The proper course therefore is to reverse the decree of the vice chancellor, and to declare that the deed was a security in the nature of a mortgage, but without personal responsibility on the part of either of the defendants for the payment of the amount intended to be secured thereby; and directing a strict foreclosure, unless Whitmore and wife redeem, by paying the $1726,73, and interest from the first of September, 1838, within thirty days after the entry of the decree upon this appeal. Or, if the complainant prefers it, he may have a decree declaring that the deed was an absolute conveyance, as the defendants have insisted in their answer; and not a mortgage. And in the latter case, the complainant will be entitled to the rents and profits of the premises, while the defendant Whitmore has occupied them as a tenant at will, at least for six years. If the complainant elects to have such a decree entered, the bill will be dismissed, upon that ground ; and without prejudice to his right to bring an action at law for the recovery of the rents and profits of the premises.
In either case, I shall not give the appellants costs, either upon this appeal or in the suit before the vice chancellor.
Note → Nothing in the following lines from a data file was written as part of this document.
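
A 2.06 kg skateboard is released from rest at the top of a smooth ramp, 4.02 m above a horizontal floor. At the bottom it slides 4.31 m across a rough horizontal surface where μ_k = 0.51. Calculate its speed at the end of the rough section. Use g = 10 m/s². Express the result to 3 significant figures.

Energy at the top = energy at the end + work done against friction:
mgh = ½mv² + μ_k m g d
W_f = μ_k mg d = (0.51)(2.06)(10)(4.31) = 45.28 J
½mv² = mgh − W_f = 82.812 − 45.28 = 37.531 J
v = √(2 × 37.531/2.06) = 6.036 m/s

v = 6.04 m/s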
For I am satisfied, from the testimony, that Brown & Hone were very greatly deceived in relation to the real value of the property ; and that they were induced, by the representations of Whit-more, to believe that he would redeem the property, and thus enable them to obtain the amount justly their due, when he in fact knew that the premises, subject as they were to the state mortgage, were not worth in cash any thing like the amount of. their debt.